ORIENTE MÉDIO

Por que o Estado Islâmico ainda continua sendo uma ameaça 5 anos após ter sido derrotado

Perda de território físico foi um golpe decisivo para a imagem do grupo — mas suas capacidades ideológicas e operacionais estavam longe de serem erradicadas.

Ataque a casa de shows em Moscou deixou 145 mortos e 551 feridos em março -  (crédito: Getty Images)
Ataque a casa de shows em Moscou deixou 145 mortos e 551 feridos em março - (crédito: Getty Images)

As autoridades austríacas anunciaram a prisão de duas pessoas, no dia 7 de agosto, por planejarem ataques a grandes eventos em Viena, incluindo shows da cantora Taylor Swift. Os suspeitos — um rapaz de 19 anos, conhecido pelos serviços de segurança, e um jovem de 17 anos — são cidadãos austríacos que acredita-se terem sido radicalizados pela propaganda extremista islâmica do grupo autoproclamado Estado Islâmico (EI) e da Al-Qaeda.

Estes planos frustrados foram seguidos por um ataque com faca na cidade de Solingen, no oeste da Alemanha, em 23 de agosto, que matou três pessoas e feriu outras oito. O EI assumiu a responsabilidade pelo ataque no dia seguinte.

Para entender a mensagem que o Estado Islâmico pretendia enviar por meio destes ataques, precisamos levar em consideração como o grupo operou tanto em seu auge quanto após sua derrota em 2019, quando o último território controlado pelo grupo foi liberado em Baghuz, na Síria.

Entre 2014 e 2016, o EI ganhou destaque na imprensa internacional por sua campanha para estabelecer o chamado califado islâmico no Iraque e na Síria. O grupo recrutou homens e mulheres de mais de 80 países e cometeu atrocidades contra minorias, incluindo curdos, shabaks, cristãos e yazidis nos territórios do Iraque e da Síria que ficaram sob seu controle.

Uma coalizão global composta por 87 parceiros internacionais, incluindo países e associações como a Organização do Tratado do Atlântico Norte (Otan), foi estabelecida para derrotar o EI. Depois que o grupo perdeu o controle de todo seu território, houve uma redução significativa da atenção da imprensa. Este declínio na cobertura ocorreu apesar das consequências duradouras e graves das ações do grupo, particularmente para grupos étnicos, como os yazidis.

Dez anos se passaram desde a brutal campanha de genocídio e escravidão sexual do EI contra os yazidis no Iraque. Mas cerca de 150 mil sobreviventes ainda vivem em tendas de acampamentos para pessoas desalojadas, e aproximadamente 2,6 mil yazidis ainda estão desaparecidos.

A perda de território físico foi um golpe decisivo para a imagem do EI como uma entidade extensa e poderosa.

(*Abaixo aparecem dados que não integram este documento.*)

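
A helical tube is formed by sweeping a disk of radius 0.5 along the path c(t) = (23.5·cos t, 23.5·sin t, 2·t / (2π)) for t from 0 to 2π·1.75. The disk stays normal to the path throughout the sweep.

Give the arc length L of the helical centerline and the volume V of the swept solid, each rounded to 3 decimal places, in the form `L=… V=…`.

L=258.420 V=202.962

2πR = 2π·23.5 = 147.654855
per-turn = √(147.654855² + 2²) = √(21801.9561 + 4) = √21805.9561 = 147.668399
L = 1.75 × 147.668399 = 258.419699
V = π·0.5² × L = 0.785398 × 258.419699 = 202.962357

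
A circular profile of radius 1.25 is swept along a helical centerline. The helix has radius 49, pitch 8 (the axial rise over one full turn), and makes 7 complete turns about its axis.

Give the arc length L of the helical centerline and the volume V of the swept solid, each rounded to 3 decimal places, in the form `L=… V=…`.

L=2155.860 V=10582.553

2πR = 2π·49 = 307.876080
per-turn = √(307.876080² + 8²) = √(94787.6807 + 64) = √94851.6807 = 307.980000
L = 7 × 307.980000 = 2155.860003
V = π·1.25² × L = 4.908739 × 2155.860003 = 10582.553043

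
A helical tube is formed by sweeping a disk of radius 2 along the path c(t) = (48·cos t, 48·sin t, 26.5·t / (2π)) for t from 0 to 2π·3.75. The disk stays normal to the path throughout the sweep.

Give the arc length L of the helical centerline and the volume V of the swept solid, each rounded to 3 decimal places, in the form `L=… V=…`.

2πR = 2π·48 = 301.592895
per-turn = √(301.592895² + 26.5²) = √(90958.2742 + 702.25) = √91660.5242 = 302.754891
L = 3.75 × 302.754891 = 1135.330842
V = π·2² × L = 12.566371 × 1135.330842 = 14266.988132

L=1135.331 V=14266.988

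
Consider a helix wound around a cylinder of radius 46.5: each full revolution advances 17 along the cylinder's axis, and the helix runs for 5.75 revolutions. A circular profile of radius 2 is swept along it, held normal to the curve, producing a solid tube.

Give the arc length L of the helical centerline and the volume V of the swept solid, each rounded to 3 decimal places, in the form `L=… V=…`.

L=1682.808 V=21146.790

2πR = 2π·46.5 = 292.168117
per-turn = √(292.168117² + 17²) = √(85362.2085 + 289) = √85651.2085 = 292.662277
L = 5.75 × 292.662277 = 1682.808094
V = π·2² × L = 12.566371 × 1682.808094 = 21146.790177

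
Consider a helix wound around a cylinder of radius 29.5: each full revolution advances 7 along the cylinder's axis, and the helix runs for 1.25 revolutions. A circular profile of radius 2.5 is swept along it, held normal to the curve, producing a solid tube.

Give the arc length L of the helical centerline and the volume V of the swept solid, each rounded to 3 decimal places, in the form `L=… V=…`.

L=231.858 V=4552.514

2πR = 2π·29.5 = 185.353967
per-turn = √(185.353967² + 7²) = √(34356.0929 + 49) = √34405.0929 = 185.486099
L = 1.25 × 185.486099 = 231.857624
V = π·2.5² × L = 19.634954 × 231.857624 = 4552.513796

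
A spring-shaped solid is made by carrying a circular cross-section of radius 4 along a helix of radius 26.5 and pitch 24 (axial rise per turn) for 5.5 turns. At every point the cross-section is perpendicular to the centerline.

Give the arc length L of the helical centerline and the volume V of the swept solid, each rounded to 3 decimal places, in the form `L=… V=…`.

2πR = 2π·26.5 = 166.504411
per-turn = √(166.504411² + 24²) = √(27723.7188 + 576) = √28299.7188 = 168.225203
L = 5.5 × 168.225203 = 925.238614
V = π·4² × L = 50.265482 × 925.238614 = 46507.565314

L=925.239 V=46507.565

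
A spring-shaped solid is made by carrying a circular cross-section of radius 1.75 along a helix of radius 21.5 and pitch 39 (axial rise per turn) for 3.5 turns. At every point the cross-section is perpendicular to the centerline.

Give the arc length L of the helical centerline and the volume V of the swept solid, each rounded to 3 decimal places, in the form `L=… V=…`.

2πR = 2π·21.5 = 135.088484
per-turn = √(135.088484² + 39²) = √(18248.8985 + 1521) = √19769.8985 = 140.605471
L = 3.5 × 140.605471 = 492.119149
V = π·1.75² × L = 9.621128 × 492.119149 = 4734.741081

L=492.119 V=4734.741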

No entanto, suas capacidades ideológicas e operacionais estavam longe de serem erradicadas.

Notável capacidade de adaptação

O Estado Islâmico demonstrou uma capacidade notável para se adaptar e persistir. O grupo fez a transição de uma estrutura territorial centralizada para uma rede mais clandestina de células descentralizadas operando principalmente na África Subsaariana, ainda capaz de orquestrar e inspirar ataques em todo o mundo.

Alguns destes ataques foram extremamente notórios. Em 2021, grupos afiliados ao EI lançaram um ataque à prisão de Al-Sina, na Síria, para libertar outros militantes.

A batalha que se seguiu com as Forças Democráticas Sírias (uma milícia no nordeste do país liderada por curdos apoiados pelos EUA) durou dez dias — e deixou mais de 500 mortos. Não há consenso sobre o número de membros do EI que conseguiram escapar da prisão, mas acredita-se que esteja entre 30 e 300.

Depois, em março de 2024, o braço do grupo no centro-sul da Ásia, o Estado Islâmico-Khorasan, atacou a casa de shows Crocus City Hall em Moscou, na Rússia. Este incidente destacou a capacidade do EI de atacar muito além do Oriente Médio.

O EI pode parecer menos ameaçador agora do que em seu apogeu. Mas estes e outros ataques servem como duros lembretes de que, apesar da perda de seu califado, o grupo continua sendo uma forte ameaça que busca continuamente projetar poder e espalhar medo pelo mundo.

Pessoas deixando flores em memorial improvisado perto da casa de shows Crocus City Hall, em Moscou, após ataque mortal, em março de 2024.
Getty Images
Ataque a casa de shows em Moscou deixou 145 mortos e 551 feridos em março

Os ataques frustrados aos shows de Taylor Swift nos dizem várias coisas. Primeiro, que o EI ainda é capaz de planejar ataques em qualquer lugar, muitas vezes usando pessoas radicalizadas localmente, sem enviar membros para o exterior. Isso indica que a ideologia do grupo continua viva — e que os jovens ainda são vulneráveis ??às suas narrativas extremistas violentas.

Em segundo lugar, a escolha dos shows de Swift foi estratégica. Um ataque a um evento com tanta visibilidade teria atraído uma atenção significativa da imprensa internacional, o que poderia ajudar no recrutamento. Na verdade, o grupo pode já ter alcançado parte do seu objetivo — ganhar atenção da mídia — simplesmente planejando o ataque.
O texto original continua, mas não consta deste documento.